Eu acho que são vários os caminhos a serem seguidos. O primeiro deles é uma mudança de mentalidade, não adianta empoderar a mulher se os homens que são seus filhos não conseguem enxergar a importância que ela tem para a sociedade e para o próprio Estado e para a democracia. Esse é o primeiro passo, mudar mentalidades; mas isso é lento. A violência para mim tem uma resposta óbvia: é a sanção, é a punição. Quem agride tem que ser punido. Isso aí não tem nem que se discutir, e pra isso já foram instituídas delegacias das mulheres, e parece que tem várias especiais em alguns estados, inclusive para tratar somente da violência de gênero da violência contra a mulher; isso é um grande avanço. Agora é preciso também que haja políticas públicas e eu acho que nesse ponto o Estado tem um papel muito importante, um papel realmente de protagonista. De implantar essas mudanças que todas nós mulheres sabemos que são fundamentais, e que é uma demanda da própria contemporaneidade, mas que ainda dependem de uma boa vontade dos líderes, dos governantes para que elas sejam realmente efetivadas.
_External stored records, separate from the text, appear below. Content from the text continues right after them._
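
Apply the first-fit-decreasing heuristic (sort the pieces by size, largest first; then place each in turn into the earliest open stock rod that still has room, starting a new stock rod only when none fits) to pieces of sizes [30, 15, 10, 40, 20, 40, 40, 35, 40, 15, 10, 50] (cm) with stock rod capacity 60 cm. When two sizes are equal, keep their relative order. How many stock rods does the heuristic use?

7

Sorted descending: 50, 40, 40, 40, 40, 35, 30, 20, 15, 15, 10, 10.
  50 → stock rod 1 (new)  [load 50/60]
  40 → stock rod 2 (new)  [load 40/60]
  40 → stock rod 3 (new)  [load 40/60]
  40 → stock rod 4 (new)  [load 40/60]
  40 → stock rod 5 (new)  [load 40/60]
  35 → stock rod 6 (new)  [load 35/60]
  30 → stock rod 7 (new)  [load 30/60]
  20 → stock rod 2  [load 60/60]
  15 → stock rod 3  [load 55/60]
  15 → stock rod 4  [load 55/60]
  10 → stock rod 1  [load 60/60]
  10 → stock rod 5  [load 50/60]
7 stock rods opened.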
Queria falar um pouco da sua biografia, que é um exemplo para todas as mulheres. A primeira presidente mulher do STM, como foi essa trajetória, e quais foram os desafios enfrentados como mulher?
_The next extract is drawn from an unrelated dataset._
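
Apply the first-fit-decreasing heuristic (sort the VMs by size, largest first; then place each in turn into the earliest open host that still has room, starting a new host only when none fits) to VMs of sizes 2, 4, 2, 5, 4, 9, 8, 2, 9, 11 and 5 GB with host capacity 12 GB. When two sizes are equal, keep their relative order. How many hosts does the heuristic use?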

Eu comecei com a educação, que eu acho que é o ponto de partida. Eu estudei, e estudei muito, me formei com boas notas e depois procurei fazer um curso de especialização. Fiz o mestrado e o doutorado, e, finalmente, fiz um concurso público em que fui aprovada. Eu era procuradora-geral na Advocacia Geral da União antes de ingressar no Superior Tribunal Militar por indicação política do presidente Lula, mas eu sempre busquei me aprimorar intelectualmente, porque sempre disse que eu queria ser dona do meu próprio destino. E eu acredito que a cultura e o conhecimento é algo que ninguém te tira e que realmente amplia seus horizontes. Te leva para outros caminhos. Então começou com o estudo, e terminou com uma luta diária, uma busca de melhoras e oportunidades, que todas nós, mulheres, e profissionais, independente de sexo, estamos sempre buscando. Neste ponto, acho que todos nós estamos sempre em busca de algo mais, de tentar fazer a diferença no mundo, e foi isso que sempre busquei, seja como advogada ou como magistrada. Enfim, terminei aqui no Superior Tribunal Militar, que é um Tribunal que me honra muito. Integrar a Corte de Justiça mais antiga do Brasil é um privilégio e acho que eu tenho realmente uma contribuição muito grande a dar aos meus colegas, sobretudo por eu ser ainda a única mulher a integrar o Plenário. Então eu tenho uma visão diferenciada, uma visão feminina na hora de julgar, e muitas vezes eu acho que isso contribui para uma Justiça mais eficiente e mais humanizada.

A senhora acredita que ainda há preconceito em alguns setores em relação à mulher no mercado de trabalho?

Eu não tenho dúvidas de que o preconceito existe. O preconceito de gênero, o preconceito da orientação sexual, o preconceito da etnia. Ele é presente porque lamentavelmente as sociedades discriminam, e eu não me refiro apenas à sociedade brasileira. Eu me refiro às sociedades como um todo, às sociedades ditas civilizadas, as sociedades ocidentais que tem certos paradigmas culturais que servem de referência quando se fala em questões civilizatórias, e em avanços civilizatórios. Mas o preconceito há e esses preconceitos estão aí para serem enfrentados e para serem derrubados, porque o preconceito ele se muda, se supera ou com uma mudança de mentalidade ou com uma punição. O Estado, de uma maneira ou de outra, tem que intervir, porque se o indivíduo não tem sensibilidade para perceber a diferença do outro e aceitá-lo como tal, então o Estado que o puna para que ele possa agir de uma forma correta, de uma forma aceitável dentro de uma sociedade de homens razoáveis e civilizados.